= Quintin Kennedy =

Scottish abbot (1520–1564)

Quintin Kennedy (1520–1564) was a Scottish abbot from a noble background, one of the last Catholic opponents of the Scottish Reformation.

==Life==
He was son of Gilbert Kennedy, 2nd Earl of Cassillis, and his wife Isabel, daughter of Archibald Campbell, 2nd Earl of Argyll. He was born in 1520, and received his early education at St. Salvator's College, St. Andrews. He then went to the University of Paris, where he studied theology and civil and canon law.

Returning to Scotland, Kennedy became vicar of Girvan, and in 1547 succeeded a relative as abbot of Crossraguel Abbey, in the parish of Kirkoswald, a monastery founded by Duncan, 1st Earl of Carrick, from whom the Kennedys claimed descent. In the spring of 1559 the reformer John Willock, preached in Ayr against the Catholic mass, and Kennedy challenged him to a public discussion.
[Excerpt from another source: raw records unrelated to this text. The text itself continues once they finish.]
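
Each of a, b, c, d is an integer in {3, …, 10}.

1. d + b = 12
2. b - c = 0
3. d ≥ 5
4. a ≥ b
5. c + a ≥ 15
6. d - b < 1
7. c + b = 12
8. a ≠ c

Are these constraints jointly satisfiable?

One satisfying assignment is a = 9, b = 6, c = 6, d = 6.
For the less obvious constraints — constraint 1: d + b = 12; constraint 2: b - c = 0 — and the others hold by inspection.

Satisfiable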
Kennedy, however, was late to the disputation, or was deterred by Willock's following.

John Knox came to Ayrshire in 1562 to preach the reformed doctrines, and Kennedy challenged him also to a public discussion. They met by arrangement in the house of the provost of the collegiate church of Maybole, a short distance from Crossraguel Abbey, with forty witnesses on each side. The disputation lasted for three days, but was inconclusive.

Part of Crossraguel Abbey was destroyed in 1561 by order of the Scottish privy council. The Catholic liturgy continued in use there, despite disapproval and a dispute over tax. Kennedy, however, was in bad health and died in 22 July 1564.

==Works==
Kennedy is considered to have innovated as a theologian, restating orthodox Catholic eucharistic doctrine for his times. In 1558 he published A Compendious treatise, conform to the Scriptures of Almighty God, to Reason and Authority, declaring the nearest and only Way to establish the Conscience of a Christian Man, in all Matters which are in Debate concerning Faith and Religion. In 1561 he wrote a treatise against the reformed ministers, printed in 1812 from manuscript, and a manuscript work on the mass.